Day02: Neural network

Posted by csiu on February 26, 2017 | with: 100daysofcode, Machine Learning, Kaggle

Neural network are meant to solve problems in the same way a human brain would. I always wanted to make a neural network. To replicate God’s creation.

Implementing a neural network

Using the same data set as yesterday, I followed KAI XUAN WEI’s A simple 2-layer neural network model to implement a 2-layer full-connected neural network from scratch.

The Jupyter Notebook for this little project is found here.

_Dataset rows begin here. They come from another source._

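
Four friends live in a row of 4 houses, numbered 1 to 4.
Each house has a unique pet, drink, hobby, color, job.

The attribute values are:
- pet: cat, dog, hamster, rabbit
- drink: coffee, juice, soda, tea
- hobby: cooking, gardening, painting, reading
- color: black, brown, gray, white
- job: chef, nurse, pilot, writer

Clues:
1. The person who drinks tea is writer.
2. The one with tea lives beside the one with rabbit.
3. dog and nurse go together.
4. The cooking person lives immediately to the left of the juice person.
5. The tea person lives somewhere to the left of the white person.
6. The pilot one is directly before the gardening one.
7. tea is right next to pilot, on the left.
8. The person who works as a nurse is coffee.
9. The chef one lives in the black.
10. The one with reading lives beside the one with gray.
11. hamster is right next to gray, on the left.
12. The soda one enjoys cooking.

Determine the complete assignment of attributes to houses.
Solution:

House | Pet | Drink | Hobby | Color | Job
-----------------------------------------
  1   | hamster | tea | reading | brown | writer
  2   | rabbit | soda | cooking | gray | pilot
  3   | cat | juice | gardening | black | chef
  4   | dog | coffee | painting | white | nurse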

From what I understood, the steps are as follows:

  1. Get your data
  2. Initialize global network edge weights
  3. Train the neural network
  4. Make the predictions

Data sets for different purposes

In this exercise, we have 3 types of data sets: one for training, one for validation, and one for testing. The training set is for training the model, the validation set is for testing how well the model performed, and the test set is for making predictions. In both the training set and validation set, the values to be predicted is known; whereas, the values for the test set is not known (this is what we want to predict).

Loss function

Loss functions, otherwise known as cost functions, are used to optimize model parameters. In this exercise, a softmax loss function was implemented.

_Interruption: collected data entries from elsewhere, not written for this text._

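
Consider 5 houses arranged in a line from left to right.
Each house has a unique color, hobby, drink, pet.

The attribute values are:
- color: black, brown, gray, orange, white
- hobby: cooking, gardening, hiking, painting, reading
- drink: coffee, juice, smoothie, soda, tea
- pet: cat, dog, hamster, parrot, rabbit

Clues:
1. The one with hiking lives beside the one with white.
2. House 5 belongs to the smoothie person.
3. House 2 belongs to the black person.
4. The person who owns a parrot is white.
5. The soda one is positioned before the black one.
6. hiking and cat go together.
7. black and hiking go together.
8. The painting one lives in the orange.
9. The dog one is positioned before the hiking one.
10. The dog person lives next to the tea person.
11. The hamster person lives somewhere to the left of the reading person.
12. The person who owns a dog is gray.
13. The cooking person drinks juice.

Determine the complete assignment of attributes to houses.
Solution:

House | Color | Hobby | Drink | Pet
-----------------------------------
  1   | gray | gardening | soda | dog
  2   | black | hiking | tea | cat
  3   | white | cooking | juice | parrot
  4   | orange | painting | coffee | hamster
  5   | brown | reading | smoothie | rabbit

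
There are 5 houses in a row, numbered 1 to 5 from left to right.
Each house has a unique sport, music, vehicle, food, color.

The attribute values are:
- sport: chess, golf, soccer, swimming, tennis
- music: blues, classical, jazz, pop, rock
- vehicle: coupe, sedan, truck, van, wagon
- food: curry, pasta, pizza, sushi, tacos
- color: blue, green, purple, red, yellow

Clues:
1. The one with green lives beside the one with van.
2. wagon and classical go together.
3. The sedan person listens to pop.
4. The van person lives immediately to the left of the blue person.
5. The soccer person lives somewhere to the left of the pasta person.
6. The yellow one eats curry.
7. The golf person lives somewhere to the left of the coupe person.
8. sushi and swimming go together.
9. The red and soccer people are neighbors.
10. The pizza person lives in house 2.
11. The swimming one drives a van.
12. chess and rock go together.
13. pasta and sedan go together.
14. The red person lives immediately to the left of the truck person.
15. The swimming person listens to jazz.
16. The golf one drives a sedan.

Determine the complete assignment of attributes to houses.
Solution:

House | Sport | Music | Vehicle | Food | Color
----------------------------------------------
  1   | tennis | classical | wagon | tacos | red
  2   | soccer | blues | truck | pizza | green
  3   | swimming | jazz | van | sushi | purple
  4   | golf | pop | sedan | pasta | blue
  5   | chess | rock | coupe | curry | yellow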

In mathematics, the softmax function, or normalized exponential function, is a generalization of the logistic function that “squashes” a K-dimensional vector z of arbitrary real values to a K-dimensional vector σ(z) of real values in the range (0, 1) that add up to 1. –wikipedia

This means that for a given outcome with e.g. 3 possibilities (A, B, or C), the probability of an input being classified as A + B + C will be 1. And in terms of optimization, we want the true outcome to have the highest probability.

Evaluation

Since the neural network was trained on Kaggle’s titanic data, I wanted to see how accurate the predictions were. Submitting the predictions to Kaggle returned a score of 0.59330.

Interesting. This performed worst than yesterday’s logistic regression.

Admittedly, there are different types of neural networks with different number of hidden layers, nodes, filters, and ways to train and connect the network. Furthermore, this shows that neural networks are not always the best machine learning approach, and that multiple approaches should instead be tried.